A SIMPLE HUCKEL APPROACH TO INTRAMOLECULAR PHOTOCYCLIZATION REACTION OF N-(2-CHLOROBENZYL)-PYRIDINIUM, N-(BENZYL)-2-CHLOROPYRIDINIUM, AND N-(2-CHLOROBENZYL)-2-CHLOROPYRIDINIUM SALTS

We have calculated the pi-electron density, atom self-polarizability, and free valence on each atom of N-(2-chlorobenzyl)pyridinium, N-(benzyl)-2-chloropyridinium, and N-(2-chlorobenzyl)-2-chloropyridinium salts using a simple Huckel method in order to discuss their intramolecular photocyclization reaction in a qualitative method. Our calculation qualitatively predicts that photocyclization occurs through forming radicals as a reaction intermediate by breaking a C-CI bond after photoexcitation into a triplet state via intersystem crossing from an initially excited singlet state. We noticed that this C-Cl.bond breaking is aided by pi-complex formation between a chlorine atom and the pi-electrons of the neighboring ring in the triplet state and a stronger pi-complex bond makes C-CI bond breaking, ie., radical formation, much easier. A chlorine atom will form a stronger pi-complex bond to a benzyl ring of N-(benzyl)-2-chloropyridinium than a pyridinium ring of N-(2-chlorobenzyl)-pyridinium because the former can donate its pi-electron more easily than the latter.

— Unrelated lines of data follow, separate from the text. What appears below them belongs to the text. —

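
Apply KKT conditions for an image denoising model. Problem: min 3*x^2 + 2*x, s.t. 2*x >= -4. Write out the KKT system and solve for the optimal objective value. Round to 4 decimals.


Step 1: Try lambda = 0 (constraint inactive).
Stationarity: 2*3*x + 2 = 0
x* = -2/(2*3) = -1/3 = -0.3333 (rounded; the exact value -1/3 is used below)
Check constraint: 2*-0.3333 = -0.6666 >= -4 -- satisfied.
Step 2: Compute optimal value.
f(x*) = 3*(-1/3)^2 + 2*(-1/3) = -0.3333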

The chlorine at position 15 of N-(2-chlorobenzyl)-2-chloropyridinium salt in the excited state also provides its pi-electron to the benzyl ring. So this kappa-electron can increase the bond strength of the pi-complex. Therefore, the strength of pi-complex follows the order of N-(2-chlorobenzyl)-2-chloropyridinium, N-(benzyl)-2-chloropyridinium, and N-(2-chlorobenzy)-pyridinium salts and thus the radical formation rate. This provides us with an intramolecular photocyclization reaction rate of the same order as given above.